David Binney, head of sales at Norton Home Loans, explains how for brokers with clients looking at ways to address the introduction of VAT on private school fees, a second charge mortgage could offer the solution they need. 

Related topics:  Blogs,  Specialist Lending,  Second charge
David Binney | Norton Home Loans
7th October 2024
David Binney Norton
"The capital raised can then be used to pay school fees and provide them with some breathing space before they make a final decision on the future of their children’s education."

The Labour government recently announced that its plans to impose VAT on private school fees will be introduced in January 2025 as many children return to school after the Christmas break.

While the policy itself has been well publicised, and formed a key component of Labour’s general election manifesto, the timing of its introduction has come as a bit of a surprise for some who expected the policy to be implemented in the 2025/26 school year. 

One of the main concerns raised by parents and education commentators is that imposing VAT on school fees half way through the academic year could cause disruption for those pupils nearing exams should they need to move schools. 

It also presents further challenges for those parents who may no longer be able to afford private school fees but would like to keep their children in their current setting as they look at the options available in the state sector or wait for a place to become available. 

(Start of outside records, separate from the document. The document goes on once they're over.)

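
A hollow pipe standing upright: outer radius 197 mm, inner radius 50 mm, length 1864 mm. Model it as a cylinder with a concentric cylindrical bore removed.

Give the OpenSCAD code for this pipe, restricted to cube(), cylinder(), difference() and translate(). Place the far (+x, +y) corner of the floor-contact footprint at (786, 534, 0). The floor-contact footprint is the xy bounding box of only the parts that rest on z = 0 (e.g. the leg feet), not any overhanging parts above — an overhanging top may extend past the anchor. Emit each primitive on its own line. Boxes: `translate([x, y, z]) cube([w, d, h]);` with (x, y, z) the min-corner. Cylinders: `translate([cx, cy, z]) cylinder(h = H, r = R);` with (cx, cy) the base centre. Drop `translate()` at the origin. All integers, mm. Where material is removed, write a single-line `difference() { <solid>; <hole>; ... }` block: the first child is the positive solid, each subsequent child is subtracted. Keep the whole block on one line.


difference() { translate([589, 337, 0]) cylinder(h = 1864, r = 197); translate([589, 337, 0]) cylinder(h = 1864, r = 50); }


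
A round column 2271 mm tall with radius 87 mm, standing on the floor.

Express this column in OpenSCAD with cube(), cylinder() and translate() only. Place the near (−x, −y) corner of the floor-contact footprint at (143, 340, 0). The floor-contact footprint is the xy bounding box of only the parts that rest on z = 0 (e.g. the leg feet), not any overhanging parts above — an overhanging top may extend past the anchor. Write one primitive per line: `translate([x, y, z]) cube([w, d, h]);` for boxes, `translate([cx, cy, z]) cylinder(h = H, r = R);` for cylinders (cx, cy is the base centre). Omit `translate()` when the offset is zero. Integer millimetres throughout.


translate([230, 427, 0]) cylinder(h = 2271, r = 87);


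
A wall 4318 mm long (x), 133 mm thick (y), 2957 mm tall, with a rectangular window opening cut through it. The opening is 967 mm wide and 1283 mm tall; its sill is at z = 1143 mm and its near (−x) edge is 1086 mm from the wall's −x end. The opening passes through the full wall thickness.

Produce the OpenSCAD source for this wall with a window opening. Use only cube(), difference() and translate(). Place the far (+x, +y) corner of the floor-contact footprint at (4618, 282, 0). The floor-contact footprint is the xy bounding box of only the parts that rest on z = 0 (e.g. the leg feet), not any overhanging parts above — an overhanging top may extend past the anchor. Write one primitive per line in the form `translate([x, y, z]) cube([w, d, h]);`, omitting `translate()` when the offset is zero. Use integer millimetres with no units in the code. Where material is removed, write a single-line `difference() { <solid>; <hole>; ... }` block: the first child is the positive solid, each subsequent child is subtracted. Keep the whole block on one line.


difference() { translate([300, 149, 0]) cube([4318, 133, 2957]); translate([1386, 149, 1143]) cube([967, 133, 1283]); }


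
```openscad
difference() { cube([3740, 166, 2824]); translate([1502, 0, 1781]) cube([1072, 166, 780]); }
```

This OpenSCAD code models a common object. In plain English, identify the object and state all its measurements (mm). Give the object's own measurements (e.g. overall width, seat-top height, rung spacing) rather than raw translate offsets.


A wall 3740 mm long (x), 166 mm thick (y), 2824 mm tall, with a rectangular window opening cut through it. The opening is 1072 mm wide and 780 mm tall; its sill is at z = 1781 mm and its near (−x) edge is 1502 mm from the wall's −x end. The opening passes through the full wall thickness.


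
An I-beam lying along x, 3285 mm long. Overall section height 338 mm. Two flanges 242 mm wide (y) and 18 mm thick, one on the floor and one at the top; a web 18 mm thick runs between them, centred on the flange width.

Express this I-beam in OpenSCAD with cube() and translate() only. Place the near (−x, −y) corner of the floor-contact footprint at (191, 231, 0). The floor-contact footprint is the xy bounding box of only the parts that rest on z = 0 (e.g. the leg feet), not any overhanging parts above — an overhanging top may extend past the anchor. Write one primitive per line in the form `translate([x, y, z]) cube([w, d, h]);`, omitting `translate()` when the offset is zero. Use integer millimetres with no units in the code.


translate([191, 231, 0]) cube([3285, 242, 18]);
translate([191, 343, 18]) cube([3285, 18, 302]);
translate([191, 231, 320]) cube([3285, 242, 18]);


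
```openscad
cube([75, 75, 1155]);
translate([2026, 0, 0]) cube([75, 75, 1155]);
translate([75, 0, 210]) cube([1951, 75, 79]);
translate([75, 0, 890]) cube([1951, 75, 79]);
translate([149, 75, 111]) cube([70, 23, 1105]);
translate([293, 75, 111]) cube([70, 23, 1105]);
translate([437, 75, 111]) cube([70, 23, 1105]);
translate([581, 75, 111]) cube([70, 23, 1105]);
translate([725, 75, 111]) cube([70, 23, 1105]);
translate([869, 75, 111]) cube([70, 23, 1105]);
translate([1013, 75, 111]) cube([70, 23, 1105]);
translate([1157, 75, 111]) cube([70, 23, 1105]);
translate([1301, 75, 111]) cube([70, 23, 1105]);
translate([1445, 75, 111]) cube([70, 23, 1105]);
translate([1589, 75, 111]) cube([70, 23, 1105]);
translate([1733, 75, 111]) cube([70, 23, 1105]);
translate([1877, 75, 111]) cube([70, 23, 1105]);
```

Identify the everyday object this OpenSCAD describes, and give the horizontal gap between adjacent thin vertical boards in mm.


A fence section. The picket gap is 74 mm.

Two posts, two rails, 13 pickets — a fence section. Span 1951 mm holds 13 pickets of 70 mm with 14 equal gaps: ⌊(1951 − 13·70) / 14⌋ = 74 mm.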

For brokers with clients looking at ways to address this challenge, a second charge mortgage could potentially offer the solution they need. Second charge mortgages work by allowing borrowers to take out a second mortgage on their home while keeping their existing first charge mortgage intact. 

The capital raised can then be used to pay school fees and provide them with some breathing space before they make a final decision on the future of their children’s education.

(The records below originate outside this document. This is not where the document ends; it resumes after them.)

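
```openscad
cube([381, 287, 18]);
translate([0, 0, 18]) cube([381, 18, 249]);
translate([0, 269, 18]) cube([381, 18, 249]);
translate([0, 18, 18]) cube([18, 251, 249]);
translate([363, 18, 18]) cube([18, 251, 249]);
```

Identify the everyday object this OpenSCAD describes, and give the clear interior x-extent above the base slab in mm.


An open box. The internal width is 345 mm.

A 381×287 base slab with four walls standing on it — an open box. The base is 381 mm wide and the walls are 18 mm thick, so the internal width is 381 − 2 × 18 = 345 mm.


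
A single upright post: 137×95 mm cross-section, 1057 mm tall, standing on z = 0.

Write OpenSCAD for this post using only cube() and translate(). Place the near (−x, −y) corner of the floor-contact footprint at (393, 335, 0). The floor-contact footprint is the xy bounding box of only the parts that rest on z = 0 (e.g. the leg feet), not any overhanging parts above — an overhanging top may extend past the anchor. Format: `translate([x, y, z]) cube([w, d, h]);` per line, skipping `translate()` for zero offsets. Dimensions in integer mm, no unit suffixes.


translate([393, 335, 0]) cube([137, 95, 1057]);


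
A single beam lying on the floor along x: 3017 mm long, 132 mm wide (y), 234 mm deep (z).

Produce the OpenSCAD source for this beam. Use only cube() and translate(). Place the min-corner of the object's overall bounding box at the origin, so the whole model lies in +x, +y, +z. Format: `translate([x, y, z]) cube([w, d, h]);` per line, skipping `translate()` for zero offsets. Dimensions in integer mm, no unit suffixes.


cube([3017, 132, 234]);


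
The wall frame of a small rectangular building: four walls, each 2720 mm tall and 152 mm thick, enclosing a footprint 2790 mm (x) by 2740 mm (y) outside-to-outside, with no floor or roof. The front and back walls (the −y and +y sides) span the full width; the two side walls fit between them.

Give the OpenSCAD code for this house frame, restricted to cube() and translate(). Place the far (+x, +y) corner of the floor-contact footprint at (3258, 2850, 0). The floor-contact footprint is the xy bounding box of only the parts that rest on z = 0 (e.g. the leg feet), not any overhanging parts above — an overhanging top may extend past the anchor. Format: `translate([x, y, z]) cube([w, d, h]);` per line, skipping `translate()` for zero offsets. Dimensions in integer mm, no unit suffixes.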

In recent months, Norton Home Loans has seen heightened demand for this type of product as parents began to explore their borrowing options prior to the general election. 

With the date for the introduction of VAT on school fees now firmly in place, demand for this type of borrowing could increase even further, particularly among those borrowers with children approaching the end of their school years. 

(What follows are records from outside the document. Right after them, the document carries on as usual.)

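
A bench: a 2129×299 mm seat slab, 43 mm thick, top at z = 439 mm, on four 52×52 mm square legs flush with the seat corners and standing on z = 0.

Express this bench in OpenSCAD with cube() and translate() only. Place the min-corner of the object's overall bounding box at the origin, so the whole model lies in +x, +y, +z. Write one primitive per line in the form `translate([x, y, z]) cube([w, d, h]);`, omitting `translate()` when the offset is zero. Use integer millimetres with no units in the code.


translate([0, 0, 396]) cube([2129, 299, 43]);
cube([52, 52, 396]);
translate([0, 247, 0]) cube([52, 52, 396]);
translate([2077, 0, 0]) cube([52, 52, 396]);
translate([2077, 247, 0]) cube([52, 52, 396]);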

Some of these parents may not want to move their children out of their current setting if they only have one or two years to go, in which case exploring second charge mortgages could provide them with the solution they need. 

Obviously, there will be situations where a second charge mortgage will not be a suitable or affordable option, but for those that meet the affordability criteria, a second charge could provide the solution they need. 

Of course, there are many other situations where a second charge mortgage can also prove a viable capital raising solution in cases where remortgaging is not an option. 

For example, second charge loans can be taken out for debt consolidation purposes, to finance a home renovation and refurbishment project, or even to cover the cost of a wedding or a divorce. 

It is also worth pointing out that second charge mortgages can also be used for business purposes such as paying off a tax bill or buying equipment.

In fact, demand for second charge mortgages reached a record high in May 2024, according to the Finance & Leasing Association, with the total amount of new second charge business reaching £124 million in the month - an increase of 18% on the previous year. 

While the vast majority of these loans were used for debt consolidation purposes, the uptick in demand illustrates the growing acknowledgement of the sector as a useful capital raising solution.  

Given the versatile nature of second charge mortgages, it is important that brokers ensure they consider this product as a possible funding solution for any client with capital raising needs. 

While there will be situations where a second charge is not always the best option, in others, it may well be the best and most suitable outcome for the borrower’s needs.